Travel Company Staying Long-Term in Troubled Comfort Tower

115 west 40th Travel Company Staying Long Term in Troubled Comfort Tower119 West 40th Street

Even a travel company has discovered there’s no place like home.

Tzell Travel, which specializes in arranging trips for businesspeople, just signed a long-term renewal for its 64,141-square-foot headquarters in midtown. The company already occupies 47,987 square feet on the entire 13th through 15th floors, as well as the penthouse and part of the basement, and now it will migrate to 16,154 square feet on the 12th floor as well.

With cheap plane tickets just a mouse click away, Tzell insists that real-life travel agents are for more than geriatrics. “Our philosophy is really quite simple and hasn’t changed much since 1966,” says the company’s Web site. “Our job is to provide our clients with the highest quality, most personalized travel experience integrated with today’s technology.”
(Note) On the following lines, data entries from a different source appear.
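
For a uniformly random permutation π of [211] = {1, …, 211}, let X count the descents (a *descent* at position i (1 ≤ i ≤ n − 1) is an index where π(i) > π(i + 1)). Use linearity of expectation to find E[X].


Write X = Σ X_I over i = 1, …, 210, with X_I the indicator of one descent.
There are 210 indicators.
For each fixed i, the pair (π(i), π(i+1)) is a uniformly random ordered pair of distinct values from {1, …, 211}; by symmetry P[π(i) > π(i+1)] = 1/2.
By linearity: E[X] = 210 · (1/2) = (211 − 1) · (1/2) = 105 ≈ 105.000.

E[X] = 105 = 105.000.


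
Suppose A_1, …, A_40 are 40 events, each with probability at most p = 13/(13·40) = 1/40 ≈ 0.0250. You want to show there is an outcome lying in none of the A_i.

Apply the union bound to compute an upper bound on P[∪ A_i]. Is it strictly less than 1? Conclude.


Union bound: P[∪_{i=1}^{40} A_i] ≤ Σ_i P[A_i] ≤ 40·p = 40·(1/40) = 1.
Numerically: 1 ≈ 1.0000.
Is 1 < 1? NO.
Since the bound 1 is ≥ 1, the union bound is uninformative here; it does NOT by itself certify existence.

40·p = 1 ≈ 1.0000; existence NOT certified by the union bound.


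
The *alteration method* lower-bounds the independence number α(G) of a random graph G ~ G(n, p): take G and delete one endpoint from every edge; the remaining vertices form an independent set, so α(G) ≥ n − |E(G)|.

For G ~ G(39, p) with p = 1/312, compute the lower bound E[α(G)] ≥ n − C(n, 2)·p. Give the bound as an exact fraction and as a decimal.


E[|E(G)|] = C(39, 2)·p = 741 · (1/312) = 19/8.
E[α(G)] ≥ n − E[|E(G)|] = 39 − 19/8 = 293/8.
Numerically: ≈ 36.625000.
(This is only a lower bound; the true E[α(G)] may be larger.)

E[α(G)] ≥ 293/8 ≈ 36.625000.


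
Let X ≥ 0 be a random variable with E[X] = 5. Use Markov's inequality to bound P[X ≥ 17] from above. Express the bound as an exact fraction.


μ = E[X] = 5, a = 17.
Markov: P[X ≥ 17] ≤ μ/a = (5)/17 = 5/17.
Numerically: ≈ 0.294118.
(Since a = 17 > μ = 5.000000, the bound 5/17 is < 1 and informative.)

P[X ≥ 17] ≤ 5/17 ≈ 0.294118.


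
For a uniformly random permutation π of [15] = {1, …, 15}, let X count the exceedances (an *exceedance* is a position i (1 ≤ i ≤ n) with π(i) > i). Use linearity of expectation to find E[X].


Write X = Σ_{i=1}^{15} X_i, where X_i = 1_{π(i) > i}.
For each fixed i, π(i) is uniform over {1, …, 15} (marginal of a uniform permutation), so P[π(i) > i] = (n − i)/n. Summing: Σ_{i=1}^{15} (n − i)/n = (0 + 1 + … + 14)/15 = 15(15 − 1)/(2·15) = (15 − 1)/2.
Hence E[X] = Σ_{i=1}^{15} (15 − i)/15 = 7 ≈ 7.000000.

E[X] = 7 = 7.000000.


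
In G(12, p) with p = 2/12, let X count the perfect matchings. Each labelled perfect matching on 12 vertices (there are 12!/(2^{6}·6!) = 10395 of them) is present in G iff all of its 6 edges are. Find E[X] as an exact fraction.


K_12 has 12!/(2^{6}·6!) = 10395 labelled perfect matchings.
For each such perfect matching H, let X_H = 1 if all 6 edges of H are present in G. Then P[X_H = 1] = p^{6} = (1/6)^{6} = 1/46656.
By linearity: E[X] = Σ_H E[X_H] = 10395 · p^{6} = 10395 · 1/46656 = 385/1728.
Numerically: E[X] ≈ 0.2228.

E[X] = 10395 · (1/6)^{6} = 385/1728 ≈ 0.2228.


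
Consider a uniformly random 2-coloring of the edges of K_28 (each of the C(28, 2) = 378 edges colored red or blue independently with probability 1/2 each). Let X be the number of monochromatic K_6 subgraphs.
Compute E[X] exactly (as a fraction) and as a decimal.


Let X = Σ_S X_S over the C(28, 6) = 376740 subsets S of size 6, where X_S = 1 if the K_6 on S is monochromatic.
For a fixed S, the K_6 on S has C(6, 2) = 15 edges. P[all 15 edges red] = (1/2)^15, and likewise for blue, so P[monochromatic] = 2·(1/2)^15 = 2^{1 − 15} = 1/16384.
By linearity: E[X] = C(28, 6) · 2^{1 − 15} = 376740 · 1/16384 = 94185/4096.
Numerically: E[X] ≈ 22.994.

E[X] = C(28,6)·2^(1−C(6,2)) = 94185/4096 ≈ 22.994.


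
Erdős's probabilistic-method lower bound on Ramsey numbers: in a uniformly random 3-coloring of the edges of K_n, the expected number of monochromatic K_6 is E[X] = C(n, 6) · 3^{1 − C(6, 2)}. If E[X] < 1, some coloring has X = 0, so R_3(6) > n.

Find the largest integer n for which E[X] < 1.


We need C(n, 6) · 3^{1 − 15} < 1, i.e. C(n, 6) < 3^{15 − 1} = 4782969.
Check values of n near the boundary:
  n = 35: C(35, 6) = 1623160; 1623160 < 4782969? YES
  n = 36: C(36, 6) = 1947792; 1947792 < 4782969? YES
  n = 37: C(37, 6) = 2324784; 2324784 < 4782969? YES
  n = 38: C(38, 6) = 2760681; 2760681 < 4782969? YES
  n = 39: C(39, 6) = 3262623; 3262623 < 4782969? YES
  n = 40: C(40, 6) = 3838380; 3838380 < 4782969? YES
  n = 41: C(41, 6) = 4496388; 4496388 < 4782969? YES
  n = 42: C(42, 6) = 5245786; 5245786 < 4782969? NO
  n = 43: C(43, 6) = 6096454; 6096454 < 4782969? NO
  n = 44: C(44, 6) = 7059052; 7059052 < 4782969? NO
The largest n with C(n, 6) < 4782969 is n = 41 (where E[X] = 1498796/1594323 ≈ 0.9400830). Hence R_3(6) > 41, i.e. R_3(6) ≥ 42.

Largest n = 41; hence R_3(6) > 41.


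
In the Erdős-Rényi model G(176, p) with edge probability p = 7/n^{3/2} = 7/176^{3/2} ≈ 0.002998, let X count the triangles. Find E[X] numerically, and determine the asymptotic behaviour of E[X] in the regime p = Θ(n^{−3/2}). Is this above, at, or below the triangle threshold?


Number of potential triangles: C(176, 3) = 893200.
Each occurs with probability p³ ≈ (0.002998)³ ≈ 2.694555e-08.
By linearity: E[X] = C(176, 3)·p³ ≈ 893200 · 2.694555e-08 ≈ 0.0241.
Since α = 3/2 > 1, p = c/n^{3/2} = o(1/n) is below the triangle threshold p ~ 1/n. Asymptotically E[X] ~ (c³/6)·n^{3(1−α)} = (7³/6)·n^{-1.5} → 0, so by Markov's inequality G has no triangles w.h.p.

E[X] ≈ 0.0241; in regime p = Θ(1/n^{3/2}) E[X] tends to 0 (below the triangle threshold p ~ 1/n).


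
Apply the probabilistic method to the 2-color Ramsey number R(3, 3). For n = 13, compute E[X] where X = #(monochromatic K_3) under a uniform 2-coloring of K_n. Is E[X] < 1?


E[X] = C(13, 3) · 2^{1 − 3} = 286 · 2^{−2} = 286/4.
As a reduced fraction: E[X] = 143/2 ≈ 71.5000000.
Is E[X] < 1? NO.
Since E[X] ≥ 1, the first-moment bound is inconclusive at n = 13; it does NOT by itself certify R(3, 3) > 13.

E[X] = 143/2 ≈ 71.5000000; E[X] ≥ 1; first-moment method inconclusive here.


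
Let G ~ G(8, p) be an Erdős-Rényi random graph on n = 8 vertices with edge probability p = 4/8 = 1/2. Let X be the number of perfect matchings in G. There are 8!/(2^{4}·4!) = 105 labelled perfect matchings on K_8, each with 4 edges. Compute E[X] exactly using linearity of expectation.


K_8 has 8!/(2^{4}·4!) = 105 labelled perfect matchings.
For each such perfect matching H, let X_H = 1 if all 4 edges of H are present in G. Then P[X_H = 1] = p^{4} = (1/2)^{4} = 1/16.
Summing the indicators: E[X] = Σ_H E[X_H] = 105 · p^{4} = 105 · 1/16 = 105/16.
Numerically: E[X] ≈ 6.5625.

E[X] = 105 · (1/2)^{4} = 105/16 ≈ 6.5625.


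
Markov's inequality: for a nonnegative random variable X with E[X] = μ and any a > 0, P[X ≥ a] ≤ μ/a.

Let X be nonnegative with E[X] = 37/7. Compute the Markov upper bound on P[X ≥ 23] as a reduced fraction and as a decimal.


μ = E[X] = 37/7, a = 23.
Markov: P[X ≥ 23] ≤ μ/a = (37/7)/23 = 37/161.
Numerically: ≈ 0.229814.
(Since a = 23 > μ = 5.285714, the bound 37/161 is < 1 and informative.)

P[X ≥ 23] ≤ 37/161 ≈ 0.229814.


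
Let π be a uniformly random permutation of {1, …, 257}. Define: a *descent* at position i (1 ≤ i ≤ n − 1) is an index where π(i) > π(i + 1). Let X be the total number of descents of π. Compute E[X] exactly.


Write X = Σ X_I over i = 1, …, 256, with X_I the indicator of one descent.
There are 256 indicators.
For each fixed i, the pair (π(i), π(i+1)) is a uniformly random ordered pair of distinct values from {1, …, 257}; by symmetry P[π(i) > π(i+1)] = 1/2.
By linearity: E[X] = 256 · (1/2) = (257 − 1) · (1/2) = 128 ≈ 128.00000.

E[X] = 128 = 128.00000.


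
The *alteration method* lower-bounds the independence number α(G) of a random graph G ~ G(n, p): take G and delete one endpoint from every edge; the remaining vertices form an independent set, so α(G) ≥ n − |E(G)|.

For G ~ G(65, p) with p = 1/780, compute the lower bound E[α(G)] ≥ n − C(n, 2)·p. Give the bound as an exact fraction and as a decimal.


E[|E(G)|] = C(65, 2)·p = 2080 · (1/780) = 8/3.
E[α(G)] ≥ n − E[|E(G)|] = 65 − 8/3 = 187/3.
Numerically: ≈ 62.333333.
(This is only a lower bound; the true E[α(G)] may be larger.)

E[α(G)] ≥ 187/3 ≈ 62.333333.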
With about 75,000 square feet still available in the George Comfort & Sons building, according to Mr. OfficeSpace.com, perhaps Tzell can help the landlord finesse some deals of its own.
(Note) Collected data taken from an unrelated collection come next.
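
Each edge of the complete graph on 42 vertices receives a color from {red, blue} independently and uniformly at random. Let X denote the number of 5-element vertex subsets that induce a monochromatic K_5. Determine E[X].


Let X = Σ_S X_S over the C(42, 5) = 850668 subsets S of size 5, where X_S = 1 if the K_5 on S is monochromatic.
For a fixed S, the K_5 on S has C(5, 2) = 10 edges. P[all 10 edges red] = (1/2)^10, and likewise for blue, so P[monochromatic] = 2·(1/2)^10 = 2^{1 − 10} = 1/512.
Summing: E[X] = C(42, 5) · 2^{1 − 10} = 850668 · 1/512 = 212667/128.
Numerically: E[X] ≈ 1661.4609.

E[X] = C(42,5)·2^(1−C(5,2)) = 212667/128 ≈ 1661.4609.


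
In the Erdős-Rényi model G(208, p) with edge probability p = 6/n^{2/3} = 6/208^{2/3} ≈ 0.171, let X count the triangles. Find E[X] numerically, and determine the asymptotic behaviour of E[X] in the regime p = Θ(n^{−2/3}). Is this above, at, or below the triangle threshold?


Number of potential triangles: C(208, 3) = 1478256.
Each occurs with probability p³ ≈ (0.171)³ ≈ 4.99260e-03.
By linearity: E[X] = C(208, 3)·p³ ≈ 1478256 · 4.99260e-03 ≈ 7380.346.
Since α = 2/3 < 1, p = c/n^{2/3} ≫ 1/n is above the triangle threshold p ~ 1/n. Asymptotically E[X] ~ (c³/6)·n^{3(1−α)} = (6³/6)·n^{1} → ∞; triangles are abundant w.h.p.

E[X] ≈ 7380.346; in regime p = Θ(1/n^{2/3}) E[X] diverges (above the triangle threshold p ~ 1/n).


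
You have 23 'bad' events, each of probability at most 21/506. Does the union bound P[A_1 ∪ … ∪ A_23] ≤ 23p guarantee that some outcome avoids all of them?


Union bound: P[∪_{i=1}^{23} A_i] ≤ Σ_i P[A_i] ≤ 23·p = 23·(21/506) = 21/22.
Numerically: 21/22 ≈ 0.955.
Is 21/22 < 1? YES.
Since P[∪ A_i] ≤ 21/22 < 1, the complement has P[∩ A_i^c] ≥ 1 − 21/22 = 1/22 > 0, so some outcome avoids every A_i.

23·p = 21/22 ≈ 0.955; existence CERTIFIED by the union bound.


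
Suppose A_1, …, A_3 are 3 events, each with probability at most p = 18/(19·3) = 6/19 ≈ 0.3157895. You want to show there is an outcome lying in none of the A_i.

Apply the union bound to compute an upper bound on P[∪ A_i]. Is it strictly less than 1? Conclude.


Union bound: P[∪_{i=1}^{3} A_i] ≤ Σ_i P[A_i] ≤ 3·p = 3·(6/19) = 18/19.
Numerically: 18/19 ≈ 0.9473684.
Is 18/19 < 1? YES.
Since P[∪ A_i] ≤ 18/19 < 1, the complement has P[∩ A_i^c] ≥ 1 − 18/19 = 1/19 > 0, so some outcome avoids every A_i.

3·p = 18/19 ≈ 0.9473684; existence CERTIFIED by the union bound.


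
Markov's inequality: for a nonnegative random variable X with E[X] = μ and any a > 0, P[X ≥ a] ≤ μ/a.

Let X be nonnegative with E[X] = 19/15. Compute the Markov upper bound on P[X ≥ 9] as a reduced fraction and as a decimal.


μ = E[X] = 19/15, a = 9.
Markov: P[X ≥ 9] ≤ μ/a = (19/15)/9 = 19/135.
Numerically: ≈ 0.140741.
(Since a = 9 > μ = 1.266667, the bound 19/135 is < 1 and informative.)

P[X ≥ 9] ≤ 19/135 ≈ 0.140741.


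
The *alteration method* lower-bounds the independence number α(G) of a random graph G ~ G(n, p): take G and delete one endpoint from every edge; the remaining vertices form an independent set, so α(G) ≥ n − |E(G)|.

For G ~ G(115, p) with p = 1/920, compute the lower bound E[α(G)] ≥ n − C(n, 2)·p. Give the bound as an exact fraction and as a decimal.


E[|E(G)|] = C(115, 2)·p = 6555 · (1/920) = 57/8.
E[α(G)] ≥ n − E[|E(G)|] = 115 − 57/8 = 863/8.
Numerically: ≈ 107.875.
(This is only a lower bound; the true E[α(G)] may be larger.)

E[α(G)] ≥ 863/8 ≈ 107.875.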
In November 2009, the landlord averted foreclosure on the building between Sixth and Broadway, after lenders claimed that L.H. Charney Associates and George Comfort & Sons had defaulted on a $22.25 million mezzanine loan. They ultimately settled the case with the lenders. In March 2010, 119 West 40th still came in third on The Real Deal‘s list of top distressed properties in the city, with a loan balance of $160 million.

Not surprisingly, the landlord was anxious to hold on to its major tenant. “Not only is the building strategically located-at the epicenter of two dynamic submarkets,” said Mark Jaccom of Colliers International, “but the landlord team was extremely responsive, and worked with us tirelessly and aggressively to maintain Tzell Travel’s tenancy.”

A Colliers International team of Mr. Jaccom, Robert Tunis and Howard Cross represented the tenant. The landlord was represented by Tara Stacom and David E. Green of Cushman & Wakefield.